Como os conté en uno de los primeros posts que escribí acerca de Sri Lanka (Visitando Colombo, parte I), en mi primer día conocí a un sri lankés, Harsha, que me mostró la capital del país, y me mantuve en contacto con el durante todo el viaje. Cuando supo que me aproximaba a Hikkaduwa, otro lugar costero bastante popular entre los turistas y locales, me invitó a pasar una semana en casa de su familia. Esto se convirtió en una de las mejores experiencias que he tenido viajando, me pude acercar más a la cultura de Sri Lanka y me quedé fascinada por la hospitalidad de su pueblo.


Mi familia de Sri Lanka (Harsha a la izquierda)
Me recibieron con los brazos abiertos y a pesar de la dificultad que teníamos para comunicarnos, ya que ninguno hablaba inglés a excepción de mi amigo Harsha, pasé unos días increíbles. Tras dejar mi equipaje en la casa y conocer a gran parte de los vecinos (les encanta acercarse a los viajeros), nos dirigimos a la playa de Narigama, un arenal contiguo al de Hikkaduwa pero bastante más tranquilo. Ambos son buenos lugares para todo aquel que desee aprender a hacer surf y disfrutar de un buen día. ¿La diferencia? La cantidad de gente y chiringuitos playeros. Y si os gusta bucear, aquí se encuentra una de las mejores escuelas del país, la International Diving School, con sede también en Nilaveli, Trincomalee. La apertura de ambas depende de la temporada de lluvias.

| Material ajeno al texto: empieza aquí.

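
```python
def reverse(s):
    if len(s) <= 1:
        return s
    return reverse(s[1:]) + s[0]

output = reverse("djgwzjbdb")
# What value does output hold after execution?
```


reverse("djgwzjbdb")
= reverse("jgwzjbdb") + "d"
= reverse("gwzjbdb") + "j" + "d"
= reverse("wzjbdb") + "g" + "j" + "d"
= reverse("zjbdb") + "w" + "g" + "j" + "d"
= reverse("jbdb") + "z" + "w" + "g" + "j" + "d"
= reverse("bdb") + "j" + "z" + "w" + "g" + "j" + "d"
= reverse("db") + "b" + "j" + "z" + "w" + "g" + "j" + "d"
= reverse("b") + "d" + "b" + "j" + "z" + "w" + "g" + "j" + "d"
= "b" + "d" + "b" + "j" + "z" + "w" + "g" + "j" + "d"
= "bdbjzwgjd"


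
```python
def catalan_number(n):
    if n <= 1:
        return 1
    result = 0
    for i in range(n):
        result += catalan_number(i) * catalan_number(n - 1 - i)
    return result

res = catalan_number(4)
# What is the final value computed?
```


catalan_number(4)
= sum of catalan_number(i) * catalan_number(4-1-i) for i in 0..3
First compute sub-values bottom-up:
  catalan_number(0) = 1, catalan_number(1) = 1
  catalan_number(2) = 1*1 + 1*1 = 2
  catalan_number(3) = 1*2 + 1*1 + 2*1 = 5
Now catalan_number(4):
  catalan_number(0)*catalan_number(3) = 1*5 = 5
  catalan_number(1)*catalan_number(2) = 1*2 = 2
  catalan_number(2)*catalan_number(1) = 2*1 = 2
  catalan_number(3)*catalan_number(0) = 5*1 = 5
= 5 + 2 + 2 + 5
= 14


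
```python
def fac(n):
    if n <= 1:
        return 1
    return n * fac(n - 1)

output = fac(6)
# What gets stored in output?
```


fac(6)
= 6 * fac(5)
= 6 * 5 * fac(4)
= 6 * 5 * 4 * fac(3)
= 6 * 5 * 4 * 3 * fac(2)
= 6 * 5 * 4 * 3 * 2 * fac(1)
= 6 * 5 * 4 * 3 * 2 * 1
= 720


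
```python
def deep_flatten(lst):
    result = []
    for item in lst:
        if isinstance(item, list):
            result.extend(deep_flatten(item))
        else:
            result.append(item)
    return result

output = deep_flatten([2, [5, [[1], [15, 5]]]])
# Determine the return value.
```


deep_flatten([2, [5, [[1], [15, 5]]]])
Processing each element:
  2 is not a list -> append 2
  [5, [[1], [15, 5]]] is a list -> deep_flatten recursively -> [5, 1, 15, 5]
= [2, 5, 1, 15, 5]


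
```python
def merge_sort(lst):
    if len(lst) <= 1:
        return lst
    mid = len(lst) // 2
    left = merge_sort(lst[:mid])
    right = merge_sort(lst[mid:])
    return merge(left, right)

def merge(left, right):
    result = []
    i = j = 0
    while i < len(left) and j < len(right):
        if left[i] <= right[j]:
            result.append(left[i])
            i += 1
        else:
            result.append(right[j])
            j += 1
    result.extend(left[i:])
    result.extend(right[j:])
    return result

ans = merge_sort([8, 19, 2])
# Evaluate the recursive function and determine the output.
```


merge_sort([8, 19, 2])
Split into [8] and [19, 2]
Left sorted: [8]
Right sorted: [2, 19]
Merge [8] and [2, 19]
= [2, 8, 19]


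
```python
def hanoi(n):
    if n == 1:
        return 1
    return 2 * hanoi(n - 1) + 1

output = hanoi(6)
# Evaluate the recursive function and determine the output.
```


hanoi(6)
= 2 * hanoi(5) + 1
= 2 * (2 * hanoi(4) + 1) + 1
= 2 * (2 * (2 * hanoi(3) + 1) + 1) + 1
= 2 * (2 * (2 * (2 * hanoi(2) + 1) + 1) + 1) + 1
= 2 * (2 * (2 * (2 * (2 * hanoi(1) + 1) + 1) + 1) + 1) + 1
Now compute bottom-up:
hanoi(1) = 1
hanoi(2) = 2 * 1 + 1 = 3
hanoi(3) = 2 * 3 + 1 = 7
hanoi(4) = 2 * 7 + 1 = 15
hanoi(5) = 2 * 15 + 1 = 31
hanoi(6) = 2 * 31 + 1 = 63
= 63


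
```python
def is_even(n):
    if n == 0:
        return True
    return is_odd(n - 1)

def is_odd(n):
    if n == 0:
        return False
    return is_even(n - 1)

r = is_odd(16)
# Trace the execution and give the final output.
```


is_odd(16)
= is_even(15)
= is_odd(14)
= is_even(13)
= is_odd(12)
= is_even(11)
= is_odd(10)
= is_even(9)
= is_odd(8)
= is_even(7)
= is_odd(6)
= is_even(5)
= is_odd(4)
= is_even(3)
= is_odd(2)
= is_even(1)
= is_odd(0)
n == 0: return False
= False


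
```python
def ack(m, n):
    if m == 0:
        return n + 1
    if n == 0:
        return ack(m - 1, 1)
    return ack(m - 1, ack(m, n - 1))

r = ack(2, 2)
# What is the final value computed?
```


ack(2, 2)
= ack(1, ack(2, 1))
First compute ack(2, 1) = 5
= ack(1, 5)
= 7


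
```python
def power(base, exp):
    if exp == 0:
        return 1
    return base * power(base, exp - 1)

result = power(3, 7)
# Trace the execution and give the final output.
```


power(3, 7)
= 3 * power(3, 6)
= 3 * 3 * power(3, 5)
= 3 * 3 * 3 * power(3, 4)
= 3 * 3 * 3 * 3 * power(3, 3)
= 3 * 3 * 3 * 3 * 3 * power(3, 2)
= 3 * 3 * 3 * 3 * 3 * 3 * power(3, 1)
= 3 * 3 * 3 * 3 * 3 * 3 * 3 * power(3, 0)
= 3 * 3 * 3 * 3 * 3 * 3 * 3 * 1
= 2187


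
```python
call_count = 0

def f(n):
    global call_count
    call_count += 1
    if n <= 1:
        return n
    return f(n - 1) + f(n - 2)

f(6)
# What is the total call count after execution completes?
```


f(6) calls f(5) and f(4); each non-base call branches into two more.
Let C(k) = total number of calls made by f(k), including the call to f(k) itself.
Base cases: C(0) = 1, C(1) = 1
Recurrence: C(k) = 1 + C(k-1) + C(k-2)
  C(2) = 1 + C(1) + C(0) = 1 + 1 + 1 = 3
  C(3) = 1 + C(2) + C(1) = 1 + 3 + 1 = 5
  C(4) = 1 + C(3) + C(2) = 1 + 5 + 3 = 9
  C(5) = 1 + C(4) + C(3) = 1 + 9 + 5 = 15
  C(6) = 1 + C(5) + C(4) = 1 + 15 + 9 = 25
Total calls = C(6) = 25


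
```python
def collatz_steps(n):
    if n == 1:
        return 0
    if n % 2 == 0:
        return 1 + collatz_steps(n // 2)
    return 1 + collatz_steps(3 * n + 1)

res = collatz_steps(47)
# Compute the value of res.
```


collatz_steps(47)
47 is odd -> 3*47+1 = 142 -> collatz_steps(142)
142 is even -> collatz_steps(71)
71 is odd -> 3*71+1 = 214 -> collatz_steps(214)
214 is even -> collatz_steps(107)
107 is odd -> 3*107+1 = 322 -> collatz_steps(322)
322 is even -> collatz_steps(161)
161 is odd -> 3*161+1 = 484 -> collatz_steps(484)
484 is even -> collatz_steps(242)
242 is even -> collatz_steps(121)
121 is odd -> 3*121+1 = 364 -> collatz_steps(364)
364 is even -> collatz_steps(182)
182 is even -> collatz_steps(91)
91 is odd -> 3*91+1 = 274 -> collatz_steps(274)
274 is even -> collatz_steps(137)
137 is odd -> 3*137+1 = 412 -> collatz_steps(412)
412 is even -> collatz_steps(206)
206 is even -> collatz_steps(103)
103 is odd -> 3*103+1 = 310 -> collatz_steps(310)
310 is even -> collatz_steps(155)
155 is odd -> 3*155+1 = 466 -> collatz_steps(466)
466 is even -> collatz_steps(233)
233 is odd -> 3*233+1 = 700 -> collatz_steps(700)
700 is even -> collatz_steps(350)
350 is even -> collatz_steps(175)
175 is odd -> 3*175+1 = 526 -> collatz_steps(526)
526 is even -> collatz_steps(263)
263 is odd -> 3*263+1 = 790 -> collatz_steps(790)
790 is even -> collatz_steps(395)
395 is odd -> 3*395+1 = 1186 -> collatz_steps(1186)
1186 is even -> collatz_steps(593)
593 is odd -> 3*593+1 = 1780 -> collatz_steps(1780)
1780 is even -> collatz_steps(890)
890 is even -> collatz_steps(445)
445 is odd -> 3*445+1 = 1336 -> collatz_steps(1336)
1336 is even -> collatz_steps(668)
668 is even -> collatz_steps(334)
334 is even -> collatz_steps(167)
167 is odd -> 3*167+1 = 502 -> collatz_steps(502)
502 is even -> collatz_steps(251)
251 is odd -> 3*251+1 = 754 -> collatz_steps(754)
754 is even -> collatz_steps(377)
377 is odd -> 3*377+1 = 1132 -> collatz_steps(1132)
1132 is even -> collatz_steps(566)
566 is even -> collatz_steps(283)
283 is odd -> 3*283+1 = 850 -> collatz_steps(850)
850 is even -> collatz_steps(425)
425 is odd -> 3*425+1 = 1276 -> collatz_steps(1276)
1276 is even -> collatz_steps(638)
638 is even -> collatz_steps(319)
319 is odd -> 3*319+1 = 958 -> collatz_steps(958)
958 is even -> collatz_steps(479)
479 is odd -> 3*479+1 = 1438 -> collatz_steps(1438)
1438 is even -> collatz_steps(719)
719 is odd -> 3*719+1 = 2158 -> collatz_steps(2158)
2158 is even -> collatz_steps(1079)
1079 is odd -> 3*1079+1 = 3238 -> collatz_steps(3238)
3238 is even -> collatz_steps(1619)
1619 is odd -> 3*1619+1 = 4858 -> collatz_steps(4858)
4858 is even -> collatz_steps(2429)
2429 is odd -> 3*2429+1 = 7288 -> collatz_steps(7288)
7288 is even -> collatz_steps(3644)
3644 is even -> collatz_steps(1822)
1822 is even -> collatz_steps(911)
911 is odd -> 3*911+1 = 2734 -> collatz_steps(2734)
2734 is even -> collatz_steps(1367)
1367 is odd -> 3*1367+1 = 4102 -> collatz_steps(4102)
4102 is even -> collatz_steps(2051)
2051 is odd -> 3*2051+1 = 6154 -> collatz_steps(6154)
6154 is even -> collatz_steps(3077)
3077 is odd -> 3*3077+1 = 9232 -> collatz_steps(9232)
9232 is even -> collatz_steps(4616)
4616 is even -> collatz_steps(2308)
2308 is even -> collatz_steps(1154)
1154 is even -> collatz_steps(577)
577 is odd -> 3*577+1 = 1732 -> collatz_steps(1732)
1732 is even -> collatz_steps(866)
866 is even -> collatz_steps(433)
433 is odd -> 3*433+1 = 1300 -> collatz_steps(1300)
1300 is even -> collatz_steps(650)
650 is even -> collatz_steps(325)
325 is odd -> 3*325+1 = 976 -> collatz_steps(976)
976 is even -> collatz_steps(488)
488 is even -> collatz_steps(244)
244 is even -> collatz_steps(122)
122 is even -> collatz_steps(61)
61 is odd -> 3*61+1 = 184 -> collatz_steps(184)
184 is even -> collatz_steps(92)
92 is even -> collatz_steps(46)
46 is even -> collatz_steps(23)
23 is odd -> 3*23+1 = 70 -> collatz_steps(70)
70 is even -> collatz_steps(35)
35 is odd -> 3*35+1 = 106 -> collatz_steps(106)
106 is even -> collatz_steps(53)
53 is odd -> 3*53+1 = 160 -> collatz_steps(160)
160 is even -> collatz_steps(80)
80 is even -> collatz_steps(40)
40 is even -> collatz_steps(20)
20 is even -> collatz_steps(10)
10 is even -> collatz_steps(5)
5 is odd -> 3*5+1 = 16 -> collatz_steps(16)
16 is even -> collatz_steps(8)
8 is even -> collatz_steps(4)
4 is even -> collatz_steps(2)
2 is even -> collatz_steps(1)
Reached 1 after 104 steps
= 104


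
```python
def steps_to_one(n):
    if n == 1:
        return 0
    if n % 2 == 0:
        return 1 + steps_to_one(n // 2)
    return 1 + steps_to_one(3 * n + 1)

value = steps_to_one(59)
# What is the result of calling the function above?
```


steps_to_one(59)
59 is odd -> 3*59+1 = 178 -> steps_to_one(178)
178 is even -> steps_to_one(89)
89 is odd -> 3*89+1 = 268 -> steps_to_one(268)
268 is even -> steps_to_one(134)
134 is even -> steps_to_one(67)
67 is odd -> 3*67+1 = 202 -> steps_to_one(202)
202 is even -> steps_to_one(101)
101 is odd -> 3*101+1 = 304 -> steps_to_one(304)
304 is even -> steps_to_one(152)
152 is even -> steps_to_one(76)
76 is even -> steps_to_one(38)
38 is even -> steps_to_one(19)
19 is odd -> 3*19+1 = 58 -> steps_to_one(58)
58 is even -> steps_to_one(29)
29 is odd -> 3*29+1 = 88 -> steps_to_one(88)
88 is even -> steps_to_one(44)
44 is even -> steps_to_one(22)
22 is even -> steps_to_one(11)
11 is odd -> 3*11+1 = 34 -> steps_to_one(34)
34 is even -> steps_to_one(17)
17 is odd -> 3*17+1 = 52 -> steps_to_one(52)
52 is even -> steps_to_one(26)
26 is even -> steps_to_one(13)
13 is odd -> 3*13+1 = 40 -> steps_to_one(40)
40 is even -> steps_to_one(20)
20 is even -> steps_to_one(10)
10 is even -> steps_to_one(5)
5 is odd -> 3*5+1 = 16 -> steps_to_one(16)
16 is even -> steps_to_one(8)
8 is even -> steps_to_one(4)
4 is even -> steps_to_one(2)
2 is even -> steps_to_one(1)
Reached 1 after 32 steps
= 32


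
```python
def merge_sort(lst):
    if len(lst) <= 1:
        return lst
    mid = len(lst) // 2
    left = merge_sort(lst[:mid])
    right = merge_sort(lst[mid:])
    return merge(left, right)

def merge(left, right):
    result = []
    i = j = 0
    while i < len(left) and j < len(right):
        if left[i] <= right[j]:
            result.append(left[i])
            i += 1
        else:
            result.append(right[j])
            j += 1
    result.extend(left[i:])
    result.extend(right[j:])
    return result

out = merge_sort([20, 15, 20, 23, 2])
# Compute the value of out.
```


merge_sort([20, 15, 20, 23, 2])
Split into [20, 15] and [20, 23, 2]
Left sorted: [15, 20]
Right sorted: [2, 20, 23]
Merge [15, 20] and [2, 20, 23]
= [2, 15, 20, 20, 23]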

 Playa de Narigama y Hikkaduwa






Pero Harsha no sólo tenia ganas de enseñarme sus maravillosas playas, también quería que conociese el área y un poco de la historia que este país ha vivido, de su religión y de sus costumbres.  En consecuencia, cogimos su moto y me llevó a ver las inmediaciones.  La primera parada que hicimos fue la estatua del Buddha Gigante, conocida como ‘Tsunami Honganji Vihara’ y dedicada a las víctimas del tsunami que azotó el sudeste asiático en 2004. Me contó que todo ese área quedó destrozado tras el fuerte oleaje provocado por el terremoto submarino que se desencadenó ese 26 de diciembre acabando con la vida de aproximadamente 288.000, y varios miles de desaparecidos.

Aunque yo tenía 12 años recuerdo muy bien ese día, tanto me impresionó que aún me acuerdo de lo que estaba haciendo cuando salió la primera noticia del tsunami. Para profundizar un poco más en el tema y tras las innumerables preguntas que hice a Harsha, pusimos rumbo al Museo de Fotos del Tsunami. Recomiendo ir ahí a todas aquellas personas que viajen a Sri Lanka, el segundo país más afectado por esta gran ola, sólo por detrás de Indonesia, que dejó 50.000 muertos en la isla. No es un museo convencional, está hecho por los sri lankeses que vivieron este desastre natural, lo que le hace ser aún más especial. En sus paredes se pueden ver fotos de cómo quedó el área, cómo lo vivieron los supervivientes, objetos que se encontraron después y pinturas que plasman las vivencias de los más jóvenes.


 Estatua del Buddha Gigante
 Museo de Fotos del Tsunami








Para quitar el mal cuerpo después de ver el museo, Harsha me invitó a dar un paseo por el río Madu, algo que sinceramente no recomiendo ya que quedamos bastante descontentos al ser el típico lugar para sacar dinero a los turistas. Aún así os comparto como fue el recorrido por si estuvieses interesados. El tour tiene varias paradas, y en la mayoría de ellas hay que pagar un plus. En la primera te llevan a un estanque lleno de peces para meter los pies y quitar las impurezas, yo decidí no hacerlo. Posteriormente se para en una isla donde se produce la mayor parte de la canela del país, ahí te explican el proceso de producción y venden diferentes artículos relacionados con esta especia. Al finalizar la explicación hay que dar una propina casi obligatoria al guía, pero creo que merece la pena ya que Sri Lanka es el principal país exportador de canela y por tanto no está de más conocer un poco sobre la misma.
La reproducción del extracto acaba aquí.